Definition: Was ist eine Sanktion und welche Arten von Sanktionen gibt es?

Spätestens seit dem Krieg in der Ukraine durch Russland ist das Thema Sanktionen in den öffentlichen Fokus gerückt. Aber was ist eigentlich eine Sanktion, warum werden Sanktionen verhängt und wer ist betroffen? Wir liefern alle wichtigen Informationen im Überblick. In diesem umfassenden Ratgeber bieten wir Ihnen einen strukturierten Einstieg in das Thema Sanktionen, listen Ihnen viele weiterführende Ressourcen auf und geben Ihnen Software-Tipps für den unternehmerischen Alltag.

Definition: Sanktion

Was ist eine Sanktion?

Der Begriff „Sanktion” basiert auf dem lateinischen „sanctio”, was ursprünglich so viel wie „Heilung” oder „Billigung” meinte. Im Laufe der Zeit unterlief der Begriff jedoch einen Bedeutungswandel: Sanktionen beschreiben im Allgemeinen reaktionäre Maßnahmen, die in Form einer Belohnung oder Bestrafung auftreten und zu einem gewünschten Verhalten anreizen sollen.

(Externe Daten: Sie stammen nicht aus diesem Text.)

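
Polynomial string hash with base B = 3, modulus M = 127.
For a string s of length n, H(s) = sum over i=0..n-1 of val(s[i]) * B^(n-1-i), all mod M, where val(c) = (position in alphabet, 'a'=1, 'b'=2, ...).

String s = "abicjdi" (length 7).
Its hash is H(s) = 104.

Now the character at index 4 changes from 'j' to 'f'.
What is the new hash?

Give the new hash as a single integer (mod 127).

val('j') = 10, val('f') = 6
Position k = 4, exponent = n-1-k = 2
B^2 mod M = 3^2 mod 127 = 9
Delta = (6 - 10) * 9 mod 127 = 91
New hash = (104 + 91) mod 127 = 68

Answer: 68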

Konkret wird der Begriff „Sanktion” vor allem im rechtlichen Kontext verwendet, wobei die genaue Bedeutung je nach Rechtsgebiet variiert. Häufig werden jedoch sogenannte Sanktionen verhängt, wenn ein völkerrechtlicher Verstoß vorliegt. Politische, wirtschaftliche und bzw. oder militärische Maßnahmen sollen dann dazu führen, dass das geltende Völkerrecht umgesetzt und bestimmte Vereinbarungen eingehalten werden.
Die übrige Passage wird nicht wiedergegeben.